7 things my children have learnt from books
Reading is of course, good for our children, we have heaps of books (my husband says I buy too many… can you have too many books?), but it is advisable to remember that they will discover things in the pages of those masterpieces which we had not anticipated… Such as…
- Mum, can we go poaching? (Danny, the Champion of the World – Roald Dahl) We need to take all the raisins and cut holes in them, put sleeping pills inside and then all the pheasants will fall out of the trees and we can eat them for tea… (Couple of problems … (a) we do not just have sleeping pills lying around the house, (b) we are vegetarians).
- Mum, can we do some jiggery-pokery on Dad when he gets home? (Karlsson on the Roof – Astrid Lindgren) Like what? I say. Well, we could hide all his right shoes? Jump out of the cupboard and scare him? Turn everything upside down?
- ‘Spliketydeutsch?’ – shouted loudly and at random strangers/bus drivers/elderly relatives (Paddington Here and Now – Michael Bond). Have tried to explain that we are Brits living in Sweden, therefore shouting random (badly pronounced) German at people is very odd indeed, but this goes totally over the 5 year old’s head and the 8 year old just sniggers every time he does it hence egging him on further…
- To the headteacher (when he was 3 years old, at a parents meeting) I’ve got cider in my bottle, I love cider. (Oh Lordy, I am thinking, surely this will warrant some sort of safeguarding referral). Later in meeting, he burps, headteacher says, poker faced, ‘Must be good cider’. (Fantastic Mr Fox – Roald Dahl).
- Thinking we are some sort of middle class family from the 1930s/40s/50s – and asking why we don’t have a housekeeper who can pack us up huge picnics on demand (Swallows & Amazons – Arthur Ransome; Famous Five/Secret Seven – Enid Blyton).

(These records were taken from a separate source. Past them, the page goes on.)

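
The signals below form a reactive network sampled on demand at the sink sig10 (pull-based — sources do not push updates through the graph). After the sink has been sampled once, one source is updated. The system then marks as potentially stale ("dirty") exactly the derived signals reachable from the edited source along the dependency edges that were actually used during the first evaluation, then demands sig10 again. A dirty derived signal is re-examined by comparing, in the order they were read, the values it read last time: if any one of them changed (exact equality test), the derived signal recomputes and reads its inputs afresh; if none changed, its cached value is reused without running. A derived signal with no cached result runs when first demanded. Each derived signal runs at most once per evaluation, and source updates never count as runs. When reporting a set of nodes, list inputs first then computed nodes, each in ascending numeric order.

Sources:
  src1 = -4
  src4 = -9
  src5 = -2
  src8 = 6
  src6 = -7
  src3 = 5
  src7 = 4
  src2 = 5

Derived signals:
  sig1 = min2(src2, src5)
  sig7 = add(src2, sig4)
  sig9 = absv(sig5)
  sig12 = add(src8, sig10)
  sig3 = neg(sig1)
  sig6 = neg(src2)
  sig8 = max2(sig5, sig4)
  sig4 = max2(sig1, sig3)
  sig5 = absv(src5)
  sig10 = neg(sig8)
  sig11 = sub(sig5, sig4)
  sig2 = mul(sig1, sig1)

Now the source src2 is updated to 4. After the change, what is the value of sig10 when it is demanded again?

Initial pass — values computed on the first demand:
  sig1 = min2(5, -2) = -2
  sig3 = neg(-2) = 2
  sig4 = max2(-2, 2) = 2
  sig5 = absv(-2) = 2
  sig8 = max2(2, 2) = 2
  sig10 = neg(2) = -2

Second demand — change propagation:
  sig1: re-runs because src2 5->4; new result -2 (unchanged).
  sig3: re-examined; everything it read last time is the same (sig1 unchanged) — cache 2 kept, no run.
  sig4: re-examined; everything it read last time is the same (sig1 unchanged, sig3 unchanged) — cache 2 kept, no run.
  sig8: re-examined; everything it read last time is the same (sig5 unchanged, sig4 unchanged) — cache 2 kept, no run.
  sig10: re-examined; everything it read last time is the same (sig8 unchanged) — cache -2 kept, no run.

The important point: sig1 recomputes to an identical value, and the output ends up unchanged.

sig10 now evaluates to -2.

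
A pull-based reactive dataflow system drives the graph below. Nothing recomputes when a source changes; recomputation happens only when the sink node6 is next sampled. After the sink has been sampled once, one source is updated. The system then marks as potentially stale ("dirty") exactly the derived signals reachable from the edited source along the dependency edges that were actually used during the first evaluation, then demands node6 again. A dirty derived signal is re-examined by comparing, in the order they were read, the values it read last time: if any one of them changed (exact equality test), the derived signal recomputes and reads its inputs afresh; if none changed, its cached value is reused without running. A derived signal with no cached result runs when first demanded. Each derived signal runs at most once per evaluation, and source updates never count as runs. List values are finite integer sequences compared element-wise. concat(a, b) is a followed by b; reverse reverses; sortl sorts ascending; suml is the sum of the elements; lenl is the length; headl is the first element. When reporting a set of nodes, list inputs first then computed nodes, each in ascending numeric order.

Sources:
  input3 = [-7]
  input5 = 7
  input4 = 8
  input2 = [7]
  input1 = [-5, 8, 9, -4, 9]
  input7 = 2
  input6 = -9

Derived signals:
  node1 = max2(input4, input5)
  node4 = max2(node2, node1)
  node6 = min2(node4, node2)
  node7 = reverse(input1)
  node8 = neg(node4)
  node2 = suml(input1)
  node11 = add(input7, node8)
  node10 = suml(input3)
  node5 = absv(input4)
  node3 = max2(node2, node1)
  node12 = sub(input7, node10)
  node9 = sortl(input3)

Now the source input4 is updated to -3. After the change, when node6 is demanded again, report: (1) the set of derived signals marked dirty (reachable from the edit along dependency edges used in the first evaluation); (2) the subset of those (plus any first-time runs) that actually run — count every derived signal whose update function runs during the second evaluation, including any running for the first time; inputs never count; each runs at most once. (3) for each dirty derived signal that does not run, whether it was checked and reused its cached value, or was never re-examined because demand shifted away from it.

First evaluation (everything demanded from the output):
  node1 = max2(8, 7) = 8
  node2 = suml([-5, 8, 9, -4, 9]) = 17
  node4 = max2(17, 8) = 17
  node6 = min2(17, 17) = 17

Propagation after the edit:
  node1: runs — input4 8->-3; result 7.
  node4: runs — node1 8->7; result 17 (same value as before).
  node6: checked — values it read are unchanged (node4 unchanged, node2 unchanged); reused cached 17 without running.

Key observation: the change is absorbed at node4 — it re-runs but produces the same value, and the output's value is unchanged.

Marked dirty: node1, node4, node6.
Derived signals that run: node1, node4 — 2 in total.
Checked but reused from cache: node6.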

- Innumerable ridiculous insults and phrases which they will utter at random, in the middle of dinner, whilst on the train, or in the middle of a flight. ‘Poopsicle’ (Horrid Henry – Francesca Simon); ‘Fantastic bubbly crumbo’ (Batpants – Jeremy Strong)
- Expecting people to shoot backwards, whack their head on the wall and pass out if you shout ‘Expelliarmus’ at them whilst frenetically waving your arm in their general direction (Harry Potter (any one of the 7) – JK Rowling).
And, you know what, I love this stuff. Bring on the barmy words and the mad moments. Better than bloody Peppa Pig.